Jim Newlin ’69 (’71 MRP) and Silvie Granatelli chose Brown to build a low “sitting wall” around their patio because of her artistry and the fact that she is a woman excelling in a traditionally male profession. They became friends during the weeks she worked on the wall — her first in Virginia — and Brown ended up buying the 108-year-old farmhouse next door.

“She probably could do anything she sets her mind to,” Newlin said, ticking off some of Brown’s accomplishments. Building walls. Sailing. Writing. Farming. Operating heavy equipment. It was Newlin who recommended her practical skills for service on the Blue Ridge Parkway Foundation advisory board.
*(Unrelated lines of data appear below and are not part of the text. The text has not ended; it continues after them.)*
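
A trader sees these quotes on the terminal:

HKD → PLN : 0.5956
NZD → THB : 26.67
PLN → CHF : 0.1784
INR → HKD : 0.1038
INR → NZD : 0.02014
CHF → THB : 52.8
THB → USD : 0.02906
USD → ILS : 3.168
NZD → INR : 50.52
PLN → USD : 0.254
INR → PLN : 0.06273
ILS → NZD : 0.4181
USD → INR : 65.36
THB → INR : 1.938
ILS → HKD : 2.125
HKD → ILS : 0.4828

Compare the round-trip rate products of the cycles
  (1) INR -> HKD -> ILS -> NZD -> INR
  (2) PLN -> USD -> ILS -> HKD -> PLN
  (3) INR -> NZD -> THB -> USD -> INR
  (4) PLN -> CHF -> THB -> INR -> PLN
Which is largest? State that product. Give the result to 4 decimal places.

(1) 0.1038 × 0.4828 × 0.4181 × 50.52 = 1.05854
(2) 0.254 × 3.168 × 2.125 × 0.5956 = 1.01843
(3) 0.02014 × 26.67 × 0.02906 × 65.36 = 1.02021
(4) 0.1784 × 52.8 × 1.938 × 0.06273 = 1.14514
Highest is cycle (4) at 1.1451 (>1, arbitrage).

1.1451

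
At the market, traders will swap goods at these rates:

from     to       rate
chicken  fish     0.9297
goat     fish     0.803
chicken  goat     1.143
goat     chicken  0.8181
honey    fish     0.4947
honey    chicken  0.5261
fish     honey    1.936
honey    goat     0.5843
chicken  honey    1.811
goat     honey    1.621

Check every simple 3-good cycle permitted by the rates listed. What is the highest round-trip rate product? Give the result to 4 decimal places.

chicken→goat→honey→chicken: 1.143 × 1.621 × 0.5261 = 0.97476
chicken→fish→honey→chicken: 0.9297 × 1.936 × 0.5261 = 0.94693
goat→fish→honey→goat: 0.803 × 1.936 × 0.5843 = 0.90836
chicken→honey→goat→chicken: 1.811 × 0.5843 × 0.8181 = 0.86569
Maximum is chicken→goat→honey→chicken at 0.9748; no arbitrage — every cycle loses value.

0.9748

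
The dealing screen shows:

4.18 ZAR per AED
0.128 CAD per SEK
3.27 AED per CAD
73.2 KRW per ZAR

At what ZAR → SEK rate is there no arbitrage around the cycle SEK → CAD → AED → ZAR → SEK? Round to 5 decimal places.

Known legs of the cycle: 0.128 × 3.27 × 4.18 = 1.7495808
For no arbitrage the full-cycle product must be 1, so the missing rate is 1 / 1.7495808 ≈ 0.5715655.

0.57157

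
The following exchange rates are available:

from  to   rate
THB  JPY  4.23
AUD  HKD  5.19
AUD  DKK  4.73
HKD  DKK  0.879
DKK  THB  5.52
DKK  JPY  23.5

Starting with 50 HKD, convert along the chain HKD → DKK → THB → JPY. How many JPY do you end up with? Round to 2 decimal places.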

Completed cobbles in Gilfach, Wales. When the time comes to quit the physically demanding work, she may seek the curating job she once coveted. (Courtesy Whitney Brown ’10)

Standing before the wall one afternoon, Brown appraised her craftsmanship. She recalled her anxiety before launching into every project. The physical agony while working. The hammers thrown in frustration, the stones flung. And then, when each wall was finally finished, the moment she looked up and recognized the beauty of her creation. A living history.

“I think walling in a sense was sent to teach me things I need. I am absolutely not a patient person. I very easily get frustrated with myself. I tend to be very angry if I can’t figure out something in an appropriate amount of time. Building a wall is a slow process. You can’t hurry it. Sometimes you have one little hole on a level you need to fill before you go on, or a complicated joint, and you can’t go on until you find the right stone.”

In life, as in walling, Whitney Brown is searching for the perfect fit.

Elizabeth Leland ’76 is a freelance writer based in Charlotte.